Many of the complaints focus on the strategy’s enforceability. For example, the Chartered Institution of Wastes Management (CIWM) says: "DEFRA has stated that the strategy is an advisory document and that the principles thus have little or no legal status." This is "unsatisfactory" and will prevent firms having the confidence to invest in treatment infrastructure. Currently, the Environment Agency could be challenged in the courts if it tried to force a firm to dispose of its waste in a particular way.
Castle Environmental’s response echoes this point. It draws attention to DEFRA’s comment that some wastes can depart from the waste hierarchy "where this is justified by life-cycle thinking". This may have benefits in some circumstances, Castle says, but "it also presents a potential loophole that could be legally challenged and is likely to generate uncertainty [and prevent investment]".
CIWM is also concerned the strategy only applies to England, which may lead to ‘waste tourism’. It needs to apply across the UK to prevent firms sending hazardous wastes to Scotland or Wales so they can be landfilled rather than undergoing costly treatment.
DEFRA also needs to state how it will stop firms exporting waste, according to CIWM. "If a new facility is built in the UK to enable a particular waste to move up the hierarchy… then it should not be possible to continue to use… a ‘lower’ facility simply by shipping the waste to another EU member state."
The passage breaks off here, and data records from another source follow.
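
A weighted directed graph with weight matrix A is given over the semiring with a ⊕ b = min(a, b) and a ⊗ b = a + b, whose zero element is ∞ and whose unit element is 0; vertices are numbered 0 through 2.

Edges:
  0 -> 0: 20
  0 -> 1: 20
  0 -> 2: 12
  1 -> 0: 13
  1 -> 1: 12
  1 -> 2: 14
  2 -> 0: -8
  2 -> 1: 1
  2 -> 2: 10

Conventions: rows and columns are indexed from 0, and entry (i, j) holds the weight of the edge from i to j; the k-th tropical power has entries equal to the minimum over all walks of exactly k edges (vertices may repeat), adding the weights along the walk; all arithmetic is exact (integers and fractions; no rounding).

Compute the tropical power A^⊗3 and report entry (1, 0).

A^⊗2:
  [4, 13, 22]
  [6, 15, 24]
  [2, 11, 4]
A^⊗3:
  [14, 23, 16]
  [16, 25, 18]
  [-4, 5, 14]
Key observation: the optimum is the walk 1->2->2->0, with weight 14 + 10 + (-8) = 16.
Optimal value attained by: walk 1->2->2->0.
Answer: (A^⊗3)[1][0] = 16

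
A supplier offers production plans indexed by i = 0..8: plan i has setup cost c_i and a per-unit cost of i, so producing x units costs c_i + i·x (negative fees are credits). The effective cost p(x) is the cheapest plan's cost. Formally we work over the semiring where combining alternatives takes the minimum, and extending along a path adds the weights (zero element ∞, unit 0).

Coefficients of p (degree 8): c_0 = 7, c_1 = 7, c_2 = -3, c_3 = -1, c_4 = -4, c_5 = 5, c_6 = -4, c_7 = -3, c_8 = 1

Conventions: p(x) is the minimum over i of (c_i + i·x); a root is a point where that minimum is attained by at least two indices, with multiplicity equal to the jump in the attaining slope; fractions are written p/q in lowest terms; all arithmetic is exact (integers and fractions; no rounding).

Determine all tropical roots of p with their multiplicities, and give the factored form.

hull edge (i=0, c=7) to (i=2, c=-3): slope -5, span 2
hull edge (i=2, c=-3) to (i=4, c=-4): slope -1/2, span 2
hull edge (i=4, c=-4) to (i=6, c=-4): slope 0, span 2
hull edge (i=6, c=-4) to (i=7, c=-3): slope 1, span 1
hull edge (i=7, c=-3) to (i=8, c=1): slope 4, span 1
Factored form: p(x) = 1 ⊗ (x ⊕ (-4)) ⊗ (x ⊕ (-1)) ⊗ (x ⊕ 0) ⊗ (x ⊕ 0) ⊗ (x ⊕ 1/2) ⊗ (x ⊕ 1/2) ⊗ (x ⊕ 5) ⊗ (x ⊕ 5)
Answer: roots = -4 (mult 1), -1 (mult 1), 0 (mult 2), 1/2 (mult 2), 5 (mult 2)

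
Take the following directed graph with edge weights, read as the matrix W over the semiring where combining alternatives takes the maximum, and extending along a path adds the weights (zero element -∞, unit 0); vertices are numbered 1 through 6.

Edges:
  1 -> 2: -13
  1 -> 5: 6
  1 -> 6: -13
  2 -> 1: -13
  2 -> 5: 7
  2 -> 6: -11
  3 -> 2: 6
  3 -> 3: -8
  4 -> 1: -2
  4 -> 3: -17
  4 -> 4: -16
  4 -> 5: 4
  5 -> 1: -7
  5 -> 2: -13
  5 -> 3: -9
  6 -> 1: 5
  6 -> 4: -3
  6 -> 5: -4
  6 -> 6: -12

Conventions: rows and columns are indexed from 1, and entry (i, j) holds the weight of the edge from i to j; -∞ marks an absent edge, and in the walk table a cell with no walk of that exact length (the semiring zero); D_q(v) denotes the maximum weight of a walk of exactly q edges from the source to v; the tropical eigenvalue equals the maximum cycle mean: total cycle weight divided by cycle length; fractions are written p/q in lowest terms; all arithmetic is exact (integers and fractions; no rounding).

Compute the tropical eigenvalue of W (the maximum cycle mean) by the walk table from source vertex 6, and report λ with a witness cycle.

q=0: [-∞, -∞, -∞, -∞, -∞, 0]
q=1: [5, -∞, -∞, -3, -4, -12]
q=2: [-5, -8, -13, -15, 11, -8]
q=3: [4, -2, 2, -11, 1, -18]
q=4: [-6, 8, -6, -21, 10, -9]
q=5: [3, 0, 1, -12, 15, -3]
q=6: [8, 7, 6, -6, 9, -10]
Optimal cycle mean attained by: cycle 2->5->3->2, total 7 + (-9) + 6, length 3.
Answer: λ = 4/3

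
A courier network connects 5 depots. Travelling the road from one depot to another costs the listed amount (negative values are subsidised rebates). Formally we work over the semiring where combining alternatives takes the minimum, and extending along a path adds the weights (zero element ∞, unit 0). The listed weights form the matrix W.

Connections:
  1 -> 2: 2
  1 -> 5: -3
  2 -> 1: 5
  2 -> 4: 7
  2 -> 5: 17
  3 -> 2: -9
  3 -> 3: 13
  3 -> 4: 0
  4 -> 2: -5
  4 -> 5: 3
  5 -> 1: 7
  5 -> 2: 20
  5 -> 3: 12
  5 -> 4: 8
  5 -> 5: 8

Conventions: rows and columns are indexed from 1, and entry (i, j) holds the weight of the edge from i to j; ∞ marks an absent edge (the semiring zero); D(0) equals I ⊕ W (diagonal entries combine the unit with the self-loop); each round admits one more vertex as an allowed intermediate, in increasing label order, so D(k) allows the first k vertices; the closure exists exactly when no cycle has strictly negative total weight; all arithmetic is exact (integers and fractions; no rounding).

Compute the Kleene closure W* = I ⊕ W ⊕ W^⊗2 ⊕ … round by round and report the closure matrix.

D(0):
  [0, 2, ∞, ∞, -3]
  [5, 0, ∞, 7, 17]
  [∞, -9, 0, 0, ∞]
  [∞, -5, ∞, 0, 3]
  [7, 20, 12, 8, 0]
D(1):
  [0, 2, ∞, ∞, -3]
  [5, 0, ∞, 7, 2]
  [∞, -9, 0, 0, ∞]
  [∞, -5, ∞, 0, 3]
  [7, 9, 12, 8, 0]
D(2):
  [0, 2, ∞, 9, -3]
  [5, 0, ∞, 7, 2]
  [-4, -9, 0, -2, -7]
  [0, -5, ∞, 0, -3]
  [7, 9, 12, 8, 0]
D(3):
  [0, 2, ∞, 9, -3]
  [5, 0, ∞, 7, 2]
  [-4, -9, 0, -2, -7]
  [0, -5, ∞, 0, -3]
  [7, 3, 12, 8, 0]
D(4):
  [0, 2, ∞, 9, -3]
  [5, 0, ∞, 7, 2]
  [-4, -9, 0, -2, -7]
  [0, -5, ∞, 0, -3]
  [7, 3, 12, 8, 0]
D(5):
  [0, 0, 9, 5, -3]
  [5, 0, 14, 7, 2]
  [-4, -9, 0, -2, -7]
  [0, -5, 9, 0, -3]
  [7, 3, 12, 8, 0]
Answer: W* = [[0, 0, 9, 5, -3], [5, 0, 14, 7, 2], [-4, -9, 0, -2, -7], [0, -5, 9, 0, -3], [7, 3, 12, 8, 0]]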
CIWM says there are precedents for this. France does not allow incinerator fly-ash to be sent to Germany for long-term storage.
WRG and hazardous waste firm Augean make similar comments in their responses. WRG says: "If self-sufficiency [in treatment capacity] is the goal then there needs to be a clear ban on export of waste." Many EU treatment facilities receive state subsidies so can offer lower prices than UK plants.
Augean also criticises DEFRA for not clearly explaining how producers can be made to show they have followed the waste hierarchy. DEFRA suggested this could be a condition of planning consents, but Augean says that "could not be applied retrospectively".
The responses also criticise the principles themselves. For example, WRG says they need to provide advice on specific waste streams. It draws particular attention to air pollution control residues from incineration and power plants. Currently these are classified as hazardous waste, but after treatment are often sent to non-hazardous landfill even though their hazardous properties have not been chemically altered.
WRG says these residues "may be highly polluting" and should only go to hazardous landfills, which have higher engineering standards. This is the line taken on the continent.